Four construction workers in yellow vests and white hard hats work on a large dirt path, as seen from above.
Construction on Houston’s Main Street Promenade in March. The work is expected to be ready for the World Cup in early June and is one of many upgrades aimed at making the downtown area more accommodating for the thousands expected during the event. Jason Fochtman/Houston Chronicle

FIFA Projection Is “Insanity”

Supporters of using taxpayer dollars to attract major sporting events maintain that host cities get economic benefits from the exposure that comes with the spotlight of widely watched matches.

Those figures are not insignificant, according to FIFA, which points to a study it released in April with the World Trade Organization that estimates the tournament will bring $47 billion in economic impact across the United States. FIFA deferred questions about the study to the WTO, which directed questions to OpenEconomics, an Italian firm that it said prepared the report. OpenEconomics did not respond to a request for comment.
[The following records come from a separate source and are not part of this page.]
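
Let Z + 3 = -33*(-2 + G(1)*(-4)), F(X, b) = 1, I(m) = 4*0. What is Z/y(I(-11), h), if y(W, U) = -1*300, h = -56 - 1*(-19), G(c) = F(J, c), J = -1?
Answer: -13/20 ≈ -0.65000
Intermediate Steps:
I(m) = 0
G(c) = 1
h = -37 (h = -56 + 19 = -37)
y(W, U) = -300
Z = 195 (Z = -3 - 33*(-2 + 1*(-4)) = -3 - 33*(-2 - 4) = -3 - 33*(-6) = -3 + 198 = 195)
Z/y(I(-11), h) = 195/(-300) = 195*(-1/300) = -13/20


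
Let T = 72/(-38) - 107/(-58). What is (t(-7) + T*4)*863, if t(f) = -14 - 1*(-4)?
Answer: -4850060/551 ≈ -8802.3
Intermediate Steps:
T = -55/1102 (T = 72*(-1/38) - 107*(-1/58) = -36/19 + 107/58 = -55/1102 ≈ -0.049909)
t(f) = -10 (t(f) = -14 + 4 = -10)
(t(-7) + T*4)*863 = (-10 - 55/1102*4)*863 = (-10 - 110/551)*863 = -5620/551*863 = -4850060/551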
Experts say such calculations are almost always exaggerated and that the true numbers are difficult to pinpoint. The billions promised in the report by FIFA and the WTO are “insanity,” said Victor Matheson, a professor at the College of the Holy Cross in Worcester, Massachusetts, who has studied the economics of big sporting events like the Super Bowl and the World Cup for decades.
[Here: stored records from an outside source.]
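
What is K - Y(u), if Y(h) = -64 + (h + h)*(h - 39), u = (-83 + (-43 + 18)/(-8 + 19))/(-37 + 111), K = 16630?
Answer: 2750015610/165649 ≈ 16601.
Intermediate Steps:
u = -469/407 (u = (-83 - 25/11)/74 = (-83 - 25*1/11)*(1/74) = (-83 - 25/11)*(1/74) = -938/11*1/74 = -469/407 ≈ -1.1523)
Y(h) = -64 + 2*h*(-39 + h) (Y(h) = -64 + (2*h)*(-39 + h) = -64 + 2*h*(-39 + h))
K - Y(u) = 16630 - (-64 - 78*(-469/407) + 2*(-469/407)²) = 16630 - (-64 + 36582/407 + 2*(219961/165649)) = 16630 - (-64 + 36582/407 + 439922/165649) = 16630 - 1*4727260/165649 = 16630 - 4727260/165649 = 2750015610/165649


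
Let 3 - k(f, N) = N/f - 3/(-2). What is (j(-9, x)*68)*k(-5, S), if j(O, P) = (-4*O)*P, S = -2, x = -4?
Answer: -53856/5 ≈ -10771.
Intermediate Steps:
k(f, N) = 3/2 - N/f (k(f, N) = 3 - (N/f - 3/(-2)) = 3 - (N/f - 3*(-1/2)) = 3 - (N/f + 3/2) = 3 - (3/2 + N/f) = 3 + (-3/2 - N/f) = 3/2 - N/f)
j(O, P) = -4*O*P
(j(-9, x)*68)*k(-5, S) = (-4*(-9)*(-4)*68)*(3/2 - 1*(-2)/(-5)) = (-144*68)*(3/2 - 1*(-2)*(-1/5)) = -9792*(3/2 - 2/5) = -9792*11/10 = -53856/5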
“This would mean every game is generating $400 million, or roughly $5,000 to $7,000 per fan,” he said. “But the most telling thing is that FIFA is right on the front cover as an author/sponsor of a report that says that FIFA is awesome. This report is better thought of as a press release rather than a serious piece of economic research.”

Recent reports have shown hotel prices dropping as the tournament nears, which could indicate fewer people plan to travel for the games. That would be a major factor for host cities, since out-of-town visitors are key to driving a positive economic impact.
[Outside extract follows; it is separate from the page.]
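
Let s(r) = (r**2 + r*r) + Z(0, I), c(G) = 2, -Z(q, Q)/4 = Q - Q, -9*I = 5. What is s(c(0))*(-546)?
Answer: -4368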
Houston does not receive a net benefit from its own residents attending the World Cup. Those people are spending money they likely would have spent in the city anyway, a principle economists call substitution. An event like the World Cup can also crowd out other events, like conferences, that would have drawn out-of-towners to the city. And, of course, much of the money spent at the games flows to entities like FIFA that are not based in Houston.

All of those factors make it difficult to assess the true economic impact on a city or state, Matheson said. That math requires a large set of assumptions, and promoters will usually tweak those assumptions in their favor to drive up the total. 

It can be even harder to fully track the public spending needed to cover the hosting duties. 

The contracts reviewed by the Chronicle include a clause under which cities promise to “agree to do all things necessary to preserve their confidentiality,” unless required by local law to release them. And the nonprofit organizing committees generally are not subject to public disclosure laws.

Chin, the FIFA spokesperson, said the contracts contain information that is “commercially sensitive,” and it is standard to withhold them for “global events of this scale.”

As a result, many of the details about taxpayers’ investments remain out of public view. They include figures about how much FIFA will pay each city to use its stadium, which local companies have agreed to donate millions toward preparations and what benefits they receive in return, the tax breaks that FIFA will enjoy from each city, and how each host committee plans to pay for the extensive preparations that go into hosting the tournament.

The contracts the Chronicle obtained provide broad categories of responsibility that fall under a host city’s purview — security, transportation and retrofitting stadiums, among them. But the documents rarely attach dollar figures to those efforts. 

Academic experts say the system’s secrecy is by design.

“It’s atrocious how secretive they are with these sorts of taxpayer-funded events,” said David Cuillier, director of The Freedom of Information Project at the University of Florida. “These cities are going to invest a lot of money in hosting FIFA, and the people who are paying for that should know. They should know how much money and how it’s being spent. That’s why we have open records laws.”